Robert Tanitch reviews While the Sun Shines at Orange Tree Theatre, Richmond, Surrey

Terence Rattigan’s While the Sun Shines, a high-spirited wartime comedy, a companion piece to his RAF drama, Flare Path, premiered on 24 December 1943 to rave reviews and ran for 1,154 nights.

Everybody is in uniform. The Earl of Harpenden (Philip Labey’s likeable British sailor) is about to marry Lady Elizabeth Randall (Sabrina Bartlett’s charming WAAF corporal) when an American lieutenant (Julian Moore-Cook, astutely cast) and a Free French lieutenant (Jordan Mifsúd) arrive out of the blue and both fall in love with her.

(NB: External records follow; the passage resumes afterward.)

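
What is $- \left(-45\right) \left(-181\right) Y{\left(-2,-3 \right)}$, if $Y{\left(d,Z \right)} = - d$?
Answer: $-16290$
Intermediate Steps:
$- \left(-45\right) \left(-181\right) Y{\left(-2,-3 \right)} = - \left(-45\right) \left(-181\right) \left(\left(-1\right) \left(-2\right)\right) = - 8145 \cdot 2 = \left(-1\right) 16290 = -16290$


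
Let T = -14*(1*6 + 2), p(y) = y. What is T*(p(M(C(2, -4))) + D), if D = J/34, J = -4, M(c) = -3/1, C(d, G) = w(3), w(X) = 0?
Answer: 5936/17 ≈ 349.18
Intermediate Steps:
C(d, G) = 0
M(c) = -3 (M(c) = -3*1 = -3)
T = -112 (T = -14*(6 + 2) = -14*8 = -112)
D = -2/17 (D = -4/34 = -4*1/34 = -2/17 ≈ -0.11765)
T*(p(M(C(2, -4))) + D) = -112*(-3 - 2/17) = -112*(-53/17) = 5936/17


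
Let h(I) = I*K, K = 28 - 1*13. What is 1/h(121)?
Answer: 1/1815 ≈ 0.00055096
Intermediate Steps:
K = 15 (K = 28 - 13 = 15)
h(I) = 15*I (h(I) = I*15 = 15*I)
1/h(121) = 1/(15*121) = 1/1815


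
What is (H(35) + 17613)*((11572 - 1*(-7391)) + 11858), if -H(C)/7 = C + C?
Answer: 527747983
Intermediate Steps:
H(C) = -14*C (H(C) = -7*(C + C) = -14*C)
(H(35) + 17613)*((11572 - 1*(-7391)) + 11858) = (-14*35 + 17613)*((11572 - 1*(-7391)) + 11858) = (-490 + 17613)*((11572 + 7391) + 11858) = 17123*(18963 + 11858) = 17123*30821 = 527747983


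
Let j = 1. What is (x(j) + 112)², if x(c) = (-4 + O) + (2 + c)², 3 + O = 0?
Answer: 12996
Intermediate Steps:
O = -3 (O = -3 + 0 = -3)
x(c) = -7 + (2 + c)² (x(c) = (-4 - 3) + (2 + c)² = -7 + (2 + c)²)
(x(j) + 112)² = ((-7 + (2 + 1)²) + 112)² = ((-7 + 3²) + 112)² = ((-7 + 9) + 112)² = (2 + 112)² = 114² = 12996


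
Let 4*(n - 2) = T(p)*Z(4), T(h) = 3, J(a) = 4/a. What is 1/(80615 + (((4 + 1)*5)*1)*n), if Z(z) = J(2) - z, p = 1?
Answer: 2/161255 ≈ 1.2403e-5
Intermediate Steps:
Z(z) = 2 - z (Z(z) = 4/2 - z = 4*(½) - z = 2 - z)
n = ½ (n = 2 + (3*(2 - 1*4))/4 = 2 + (3*(2 - 4))/4 = 2 + (3*(-2))/4 = 2 + (¼)*(-6) = 2 - 3/2 = ½ ≈ 0.50000)
1/(80615 + (((4 + 1)*5)*1)*n) = 1/(80615 + (((4 + 1)*5)*1)*(½)) = 1/(80615 + ((5*5)*1)*(½)) = 1/(80615 + (25*1)*(½)) = 1/(80615 + 25*(½)) = 1/(80615 + 25/2) = 1/(161255/2) = 2/161255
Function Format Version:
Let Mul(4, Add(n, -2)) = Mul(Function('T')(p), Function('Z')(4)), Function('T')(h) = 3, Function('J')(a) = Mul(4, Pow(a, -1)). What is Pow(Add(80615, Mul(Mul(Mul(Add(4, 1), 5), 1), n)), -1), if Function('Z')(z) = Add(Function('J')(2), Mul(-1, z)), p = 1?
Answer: Rational(2, 161255) ≈ 1.2403e-5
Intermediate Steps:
Function('Z')(z) = Add(2, Mul(-1, z)) (Function('Z')(z) = Add(Mul(4, Pow(2, -1)), Mul(-1, z)) = Add(Mul(4, Rational(1, 2)), Mul(-1, z)) = Add(2, Mul(-1, z)))
n = Rational(1, 2) (n = Add(2, Mul(Rational(1, 4), Mul(3, Add(2, Mul(-1, 4))))) = Add(2, Mul(Rational(1, 4), Mul(3, Add(2, -4)))) = Add(2, Mul(Rational(1, 4), Mul(3, -2))) = Add(2, Mul(Rational(1, 4), -6)) = Add(2, Rational(-3, 2)) = Rational(1, 2) ≈ 0.50000)
Pow(Add(80615, Mul(Mul(Mul(Add(4, 1), 5), 1), n)), -1) = Pow(Add(80615, Mul(Mul(Mul(Add(4, 1), 5), 1), Rational(1, 2))), -1) = Pow(Add(80615, Mul(Mul(Mul(5, 5), 1), Rational(1, 2))), -1) = Pow(Add(80615, Mul(Mul(25, 1), Rational(1, 2))), -1) = Pow(Add(80615, Mul(25, Rational(1, 2))), -1) = Pow(Add(80615, Rational(25, 2)), -1) = Pow(Rational(161255, 2), -1) = Rational(2, 161255)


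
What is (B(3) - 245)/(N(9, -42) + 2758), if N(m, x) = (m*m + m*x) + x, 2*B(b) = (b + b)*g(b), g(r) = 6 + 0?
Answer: -227/2419 ≈ -0.093840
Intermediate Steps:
g(r) = 6
B(b) = 6*b (B(b) = ((b + b)*6)/2 = ((2*b)*6)/2 = (12*b)/2 = 6*b)
N(m, x) = x + m² + m*x (N(m, x) = (m² + m*x) + x = x + m² + m*x)
(B(3) - 245)/(N(9, -42) + 2758) = (6*3 - 245)/((-42 + 9² + 9*(-42)) + 2758) = (18 - 245)/((-42 + 81 - 378) + 2758) = -227/(-339 + 2758) = -227/2419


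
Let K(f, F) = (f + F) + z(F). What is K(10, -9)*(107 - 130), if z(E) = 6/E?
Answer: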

Philip Labey in While the Sun Shines - Credit Helen Murray

Philip Labey in While the Sun Shines

The Earl had actually picked up the drunken American lieutenant in the street and taken him back to his home and bed in chambers in The Albany in Piccadilly, where Rattigan also lived.

Anglo-American relations increased due to the “drink, eat and be merry for tomorrow we die” wartime attitude. (Rattigan assumed the three young men would be killed in the war.) Social and sexual freedom flourished in the black-out. Bunking in other people’s beds was the norm.

Homosexual liaisons were common during the war. There were plenty of Americans wandering all over London just waiting to be picked up and boast they had slept with an Earl. 130,000 Black American GIs were billeted in the UK.

The Earl’s father-in-law-to-be is a gambling, womanising, impecunious Duke, a brigadier, who desperately needs his daughter to marry a rich man. The Earl is worth two million. The Duke (Michael Lumsden) is based on Rattigan’s dodgy dad.

The Earl has a mistress, a patriotic trollop with a heart of gold and she has one of those stiff-­upper-lip scenes, which Rattigan and Noel Coward did so well. They have been much parodied since; but when they are performed perfectly, as they are here by Dorothea Myer-Bennett, they work a treat.

The comedy is inconsequential but funny. Rattigan always claimed that the absence of epigram, literary phrasing and verbal wit were deliberate and were not only not a vice but were in fact a virtue. He has said that “Yes” was one of the funniest lines he ever wrote.

Robert Tanitch Mature Times theatre reviewerPaul Miller’s nicely acted revival is a lot of fun, pure escapism, just what wartime audiences wanted. I wish the performance had been given a World War II context with perhaps some recorded war songs in the foyer and even possibly an Air-Raid siren followed by an All-Clear siren at the curtain call. The actors in While the Sun Shines in 1944 continued to perform throughout the doodlebug raids.